Pelos anos de 1880, cobria-se o féretro com largo pano preto com franja e cruz douradas ao centro, pendendo de cada canto um cordão com borlas, nos quais seguravam as pessoas mais chegadas ao morto, assim a modo de quem, realmente, o conduzisse ao Dormitório.

Vestidos de rigoroso luto, parentes e amigos acompanhavam, descobertos; e se as posses ou a posição social do morto o permitiam, uma banda de música acompanhava o funeral, o qual, ao aproximar-se da , era recebido com sinais dobrados ou singelos, conforme as circunstâncias. 
Até a Catedral, todos iam descobertos; mas daí para o Cemitério, todos se cobriam, porque já estava encomendado o corpo.
Era, em verdade, um sacrifício ir um homem, da matriz ao Cemitério, vestido de preto, sol das quatro horas pela frente, sobre um péssimo calçamento.
Após o percurso de 1300 metros, que portanto se estende a rua das Flores, ali se chegava esbaforido, mas de tal caminhada ninguém se queixava, dados os sentimentos que a todos animavam.
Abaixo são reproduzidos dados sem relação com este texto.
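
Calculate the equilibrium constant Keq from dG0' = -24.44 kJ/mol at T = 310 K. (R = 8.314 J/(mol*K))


Keq = exp(-dG0 * 1000 / (R * T))
Keq = exp(-(-24.44) * 1000 / (8.314 * 310))
Keq = 13129.8678

13129.8678


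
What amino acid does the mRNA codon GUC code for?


Standard genetic code lookup.
Codon GUC -> Val

Val


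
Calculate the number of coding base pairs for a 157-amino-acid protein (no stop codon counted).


Each amino acid = 1 codon = 3 bp
bp = 157 * 3 = 471 bp

471 bp


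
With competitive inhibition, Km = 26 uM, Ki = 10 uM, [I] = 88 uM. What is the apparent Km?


Km_app = Km * (1 + [I]/Ki)
Km_app = 26 * (1 + 88/10)
Km_app = 254.8 uM

254.8 uM


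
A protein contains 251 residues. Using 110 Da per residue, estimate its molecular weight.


MW = n_residues * 110 Da
MW = 251 * 110
MW = 27610 Da

27610 Da


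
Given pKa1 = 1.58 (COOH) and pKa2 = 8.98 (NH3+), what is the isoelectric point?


pI = (pKa1 + pKa2) / 2
pI = (1.58 + 8.98) / 2
pI = 5.28

5.28


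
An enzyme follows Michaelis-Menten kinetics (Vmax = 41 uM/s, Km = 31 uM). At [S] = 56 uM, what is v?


v = Vmax * [S] / (Km + [S])
v = 41 * 56 / (31 + 56)
v = 26.3908 uM/s

26.3908 uM/s


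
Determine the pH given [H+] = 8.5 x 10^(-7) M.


pH = -log10([H+])
pH = -log10(8.5 x 10^(-7))
pH = 6.0706

6.0706


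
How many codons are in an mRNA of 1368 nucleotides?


codons = nucleotides / 3
codons = 1368 / 3 = 456

456


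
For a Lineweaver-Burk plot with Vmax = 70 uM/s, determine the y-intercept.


y-intercept = 1/Vmax
= 1/70
= 0.0143 s/uM

0.0143 s/uM


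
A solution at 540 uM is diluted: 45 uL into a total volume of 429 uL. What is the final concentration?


C2 = C1 * V1 / V2
C2 = 540 * 45 / 429
C2 = 56.6434 uM

56.6434 uM


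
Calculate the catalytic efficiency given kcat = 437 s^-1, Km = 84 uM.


Catalytic efficiency = kcat / Km
= 437 / 84
= 5.2024 uM^-1*s^-1

5.2024 uM^-1*s^-1


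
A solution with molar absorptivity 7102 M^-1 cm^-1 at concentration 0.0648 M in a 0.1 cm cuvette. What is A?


A = epsilon * c * l
A = 7102 * 0.0648 * 0.1
A = 46.021

46.021


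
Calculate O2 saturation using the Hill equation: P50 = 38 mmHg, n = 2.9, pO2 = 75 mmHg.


Y = pO2^n / (P50^n + pO2^n)
Y = 75^2.9 / (38^2.9 + 75^2.9)
Y = 87.78%

87.78%


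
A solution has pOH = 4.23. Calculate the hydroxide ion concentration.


[OH-] = 10^(-pOH)
[OH-] = 10^(-4.23)
[OH-] = 5.888e-05 M

5.888e-05 M


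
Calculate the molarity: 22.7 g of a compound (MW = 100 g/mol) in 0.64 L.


C = (mass / MW) / volume
C = (22.7 / 100) / 0.64
C = 0.3547 M

0.3547 M


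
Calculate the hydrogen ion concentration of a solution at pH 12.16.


[H+] = 10^(-pH)
[H+] = 10^(-12.16)
[H+] = 6.918e-13 M

6.918e-13 M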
Cemitério São João Batista na década de 30 - Arquivo do Blog

Antônio Bezerra dizia que a rua das Flores deveria ter um nome que lembrasse o batismo e a sepultura ou o Alfa e o Ômega da vida. 
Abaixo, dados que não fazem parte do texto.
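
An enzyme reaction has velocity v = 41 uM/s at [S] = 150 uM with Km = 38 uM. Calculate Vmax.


Vmax = v * (Km + [S]) / [S]
Vmax = 41 * (38 + 150) / 150
Vmax = 51.3867 uM/s

51.3867 uM/s


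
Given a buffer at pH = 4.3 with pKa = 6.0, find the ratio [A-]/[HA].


[A-]/[HA] = 10^(pH - pKa)
= 10^(4.3 - 6.0)
= 0.02

0.02


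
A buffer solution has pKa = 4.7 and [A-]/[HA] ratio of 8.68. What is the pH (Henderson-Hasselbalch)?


pH = pKa + log10([A-]/[HA])
pH = 4.7 + log10(8.68)
pH = 5.6385

5.6385


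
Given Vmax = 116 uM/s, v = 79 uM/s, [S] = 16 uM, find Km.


Km = [S] * (Vmax - v) / v
Km = 16 * (116 - 79) / 79
Km = 7.4937 uM

7.4937 uM


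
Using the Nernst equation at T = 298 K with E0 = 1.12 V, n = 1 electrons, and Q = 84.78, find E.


E = E0 - (RT/nF) * ln(Q)
E = 1.12 - (8.314 * 298 / (1 * 96485)) * ln(84.78)
E = 1.006 V

1.006 V


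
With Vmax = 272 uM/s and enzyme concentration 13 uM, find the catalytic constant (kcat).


kcat = Vmax / [E]t
kcat = 272 / 13
kcat = 20.9231 s^-1

20.9231 s^-1


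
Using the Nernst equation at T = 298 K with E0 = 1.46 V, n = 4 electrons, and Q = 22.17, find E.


E = E0 - (RT/nF) * ln(Q)
E = 1.46 - (8.314 * 298 / (4 * 96485)) * ln(22.17)
E = 1.4401 V

1.4401 V


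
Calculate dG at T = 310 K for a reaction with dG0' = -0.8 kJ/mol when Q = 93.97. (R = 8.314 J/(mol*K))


dG = dG0' + RT * ln(Q) / 1000
dG = -0.8 + 8.314 * 310 * ln(93.97) / 1000
dG = 10.9088 kJ/mol

10.9088 kJ/mol


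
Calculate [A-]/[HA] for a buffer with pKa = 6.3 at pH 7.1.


[A-]/[HA] = 10^(pH - pKa)
= 10^(7.1 - 6.3)
= 6.3096

6.3096


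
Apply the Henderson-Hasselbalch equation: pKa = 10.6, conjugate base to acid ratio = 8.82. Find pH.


pH = pKa + log10([A-]/[HA])
pH = 10.6 + log10(8.82)
pH = 11.5455

11.5455


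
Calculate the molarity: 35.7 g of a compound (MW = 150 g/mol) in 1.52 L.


C = (mass / MW) / volume
C = (35.7 / 150) / 1.52
C = 0.1566 M

0.1566 M


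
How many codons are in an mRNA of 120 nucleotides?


codons = nucleotides / 3
codons = 120 / 3 = 40

40


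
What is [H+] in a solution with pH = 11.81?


[H+] = 10^(-pH)
[H+] = 10^(-11.81)
[H+] = 1.549e-12 M

1.549e-12 M


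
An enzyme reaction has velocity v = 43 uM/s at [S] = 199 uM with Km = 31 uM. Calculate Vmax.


Vmax = v * (Km + [S]) / [S]
Vmax = 43 * (31 + 199) / 199
Vmax = 49.6985 uM/s

49.6985 uM/s


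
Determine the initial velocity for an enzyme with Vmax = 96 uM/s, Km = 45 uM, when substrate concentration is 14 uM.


v = Vmax * [S] / (Km + [S])
v = 96 * 14 / (45 + 14)
v = 22.7797 uM/s

22.7797 uM/s


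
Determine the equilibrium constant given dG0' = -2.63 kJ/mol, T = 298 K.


Keq = exp(-dG0 * 1000 / (R * T))
Keq = exp(-(-2.63) * 1000 / (8.314 * 298))
Keq = 2.8908

2.8908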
A sociedade fria e cruel, exigia das família enlutadas as mais ruidosas mostras de dor à saída dos enterros, e, mais de uma vez, nesses momentos angustiosos, espíritos fracos desgovernaram, fizeram exclamações inconvenientes ou deixaram vir a lume segredos de família.
Já se vai compreendendo que tais gritarias são mais uma convenção do que a expressão dum verdadeiro sentir; e é por isto que se tem visto aqui mais de uma família despedir-se do seu morto, guardando o silêncio que fala, que exprime melhor que toda palavra a grandeza e a nobreza da verdadeira dor.
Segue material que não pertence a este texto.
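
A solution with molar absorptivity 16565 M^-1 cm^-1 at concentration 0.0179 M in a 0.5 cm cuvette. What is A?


A = epsilon * c * l
A = 16565 * 0.0179 * 0.5
A = 148.2567

148.2567


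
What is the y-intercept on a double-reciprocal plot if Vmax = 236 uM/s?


y-intercept = 1/Vmax
= 1/236
= 0.0042 s/uM

0.0042 s/uM


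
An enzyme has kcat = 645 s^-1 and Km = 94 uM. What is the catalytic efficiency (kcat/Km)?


Catalytic efficiency = kcat / Km
= 645 / 94
= 6.8617 uM^-1*s^-1

6.8617 uM^-1*s^-1


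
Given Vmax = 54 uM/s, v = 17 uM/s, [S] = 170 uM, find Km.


Km = [S] * (Vmax - v) / v
Km = 170 * (54 - 17) / 17
Km = 370.0 uM

370.0 uM


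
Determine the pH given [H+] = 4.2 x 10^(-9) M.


pH = -log10([H+])
pH = -log10(4.2 x 10^(-9))
pH = 8.3768

8.3768


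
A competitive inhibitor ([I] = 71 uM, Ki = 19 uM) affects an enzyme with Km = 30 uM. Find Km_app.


Km_app = Km * (1 + [I]/Ki)
Km_app = 30 * (1 + 71/19)
Km_app = 142.1053 uM

142.1053 uM


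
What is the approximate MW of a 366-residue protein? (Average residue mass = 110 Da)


MW = n_residues * 110 Da
MW = 366 * 110
MW = 40260 Da

40260 Da


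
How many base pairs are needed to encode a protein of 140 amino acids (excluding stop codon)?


Each amino acid = 1 codon = 3 bp
bp = 140 * 3 = 420 bp

420 bp


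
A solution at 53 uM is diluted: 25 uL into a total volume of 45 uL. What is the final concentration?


C2 = C1 * V1 / V2
C2 = 53 * 25 / 45
C2 = 29.4444 uM

29.4444 uM


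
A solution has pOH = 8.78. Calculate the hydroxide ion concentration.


[OH-] = 10^(-pOH)
[OH-] = 10^(-8.78)
[OH-] = 1.660e-09 M

1.660e-09 M


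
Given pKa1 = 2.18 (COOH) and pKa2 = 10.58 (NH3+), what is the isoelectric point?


pI = (pKa1 + pKa2) / 2
pI = (2.18 + 10.58) / 2
pI = 6.38

6.38


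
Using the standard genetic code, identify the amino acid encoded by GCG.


Standard genetic code lookup.
Codon GCG -> Ala

Ala


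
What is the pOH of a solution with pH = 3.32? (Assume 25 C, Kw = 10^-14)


pOH = 14 - pH
pOH = 14 - 3.32
pOH = 10.68

10.68


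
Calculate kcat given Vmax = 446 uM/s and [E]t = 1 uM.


kcat = Vmax / [E]t
kcat = 446 / 1
kcat = 446.0 s^-1

446.0 s^-1


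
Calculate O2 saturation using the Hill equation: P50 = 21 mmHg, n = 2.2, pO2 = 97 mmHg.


Y = pO2^n / (P50^n + pO2^n)
Y = 97^2.2 / (21^2.2 + 97^2.2)
Y = 96.66%

96.66%


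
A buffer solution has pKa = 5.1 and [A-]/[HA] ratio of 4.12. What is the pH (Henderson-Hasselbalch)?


pH = pKa + log10([A-]/[HA])
pH = 5.1 + log10(4.12)
pH = 5.7149

5.7149


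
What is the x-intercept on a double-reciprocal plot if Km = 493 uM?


x-intercept = -1/Km
= -1/493
= -0.002 1/uM

-0.002 1/uM


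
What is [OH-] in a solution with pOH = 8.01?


[OH-] = 10^(-pOH)
[OH-] = 10^(-8.01)
[OH-] = 9.772e-09 M

9.772e-09 M


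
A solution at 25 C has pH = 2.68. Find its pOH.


pOH = 14 - pH
pOH = 14 - 2.68
pOH = 11.32

11.32


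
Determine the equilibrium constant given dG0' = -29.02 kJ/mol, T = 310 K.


Keq = exp(-dG0 * 1000 / (R * T))
Keq = exp(-(-29.02) * 1000 / (8.314 * 310))
Keq = 77627.0186

77627.0186


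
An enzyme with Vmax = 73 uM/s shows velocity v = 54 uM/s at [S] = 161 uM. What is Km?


Km = [S] * (Vmax - v) / v
Km = 161 * (73 - 54) / 54
Km = 56.6481 uM

56.6481 uM


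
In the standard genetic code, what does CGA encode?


Standard genetic code lookup.
Codon CGA -> Arg

Arg


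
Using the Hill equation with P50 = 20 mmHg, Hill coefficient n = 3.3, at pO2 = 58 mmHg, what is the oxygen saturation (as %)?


Y = pO2^n / (P50^n + pO2^n)
Y = 58^3.3 / (20^3.3 + 58^3.3)
Y = 97.11%

97.11%


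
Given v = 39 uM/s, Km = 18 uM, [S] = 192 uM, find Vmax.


Vmax = v * (Km + [S]) / [S]
Vmax = 39 * (18 + 192) / 192
Vmax = 42.6562 uM/s

42.6562 uM/s


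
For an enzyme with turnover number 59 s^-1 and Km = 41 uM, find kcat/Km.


Catalytic efficiency = kcat / Km
= 59 / 41
= 1.439 uM^-1*s^-1

1.439 uM^-1*s^-1


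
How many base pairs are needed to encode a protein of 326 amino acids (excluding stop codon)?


Each amino acid = 1 codon = 3 bp
bp = 326 * 3 = 978 bp

978 bp


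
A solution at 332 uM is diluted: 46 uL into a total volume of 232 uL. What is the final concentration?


C2 = C1 * V1 / V2
C2 = 332 * 46 / 232
C2 = 65.8276 uM

65.8276 uM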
As visitas de pêsames eram uma tortura, especialmente para as viúvas que, em exposição nas suas salas, tinham que repetir, miudamente, aos visitantes, as peripécias da doença e sofrimentos últimos do seu morto. 
Felizmente, este torturante costume, este sacrifício das viúvas, vai caindo em desuso. 

Naquele tempo, os enterros eram solenes e a pé. A frente do cortejo, a cruz alçada e o padre paramentado. O caixão do falecido era carregado por amigos, parentes ou pelos “gatos pingados”( homens contratados para levar o defunto ao cemitério). Vestiam-se com casacas compridas e negras, uma fita amarela a tiracolo, calças com listas vermelhas, cartolas altas de oleado, de abas enroladas.
O esquife era equilibrado sobre duas tábuas, em cujas pontas haviam aldravas seguras pelas mãos enluvadas dos Gatos-Pingados, e transportado num ritmo cadenciado, subindo e descendo, num caminhar lento e silencioso.

Somente homens, todos de preto, acompanhavam o féretro. Como já dito, se o defunto era pessoa importante, o cortejo terminava com uma banda de música tocando peças fúnebres.

Durante um mês, a família só saía de casa para assistir as missas, de sétimo e trigésimo dia. Só escrevia cartas tarjadas de preto e usava luto fechado: os homens, camisa e terno pretos, as mulheres vestido comprido totalmente negro, a cabeça coberta por um véu. Os viúvos usavam luto fechado pelo resto da vida.


Na Fortaleza antiga, quando o morto não tinha muito prestígio ou não era bem quisto, poucas pessoas seguiam o cortejo, e algumas vezes, apenas os quatro "gatos pingados", assim quem morava nos arredores do Cemitério de São João Batista, corria para assistir o enterro e comentar depois.

Até hoje ouvimos a expressão "gatos pingados".
-"Não deu quase ninguém, só alguns gatos pingados!"


Fontes: Fortaleza Velha de João Nogueira, Otacílio de Azevedo (Fortaleza Descalça) e História Abreviada de Fortaleza e Crônicas sobre a cidade amada de Mozart Soriano Aderaldo.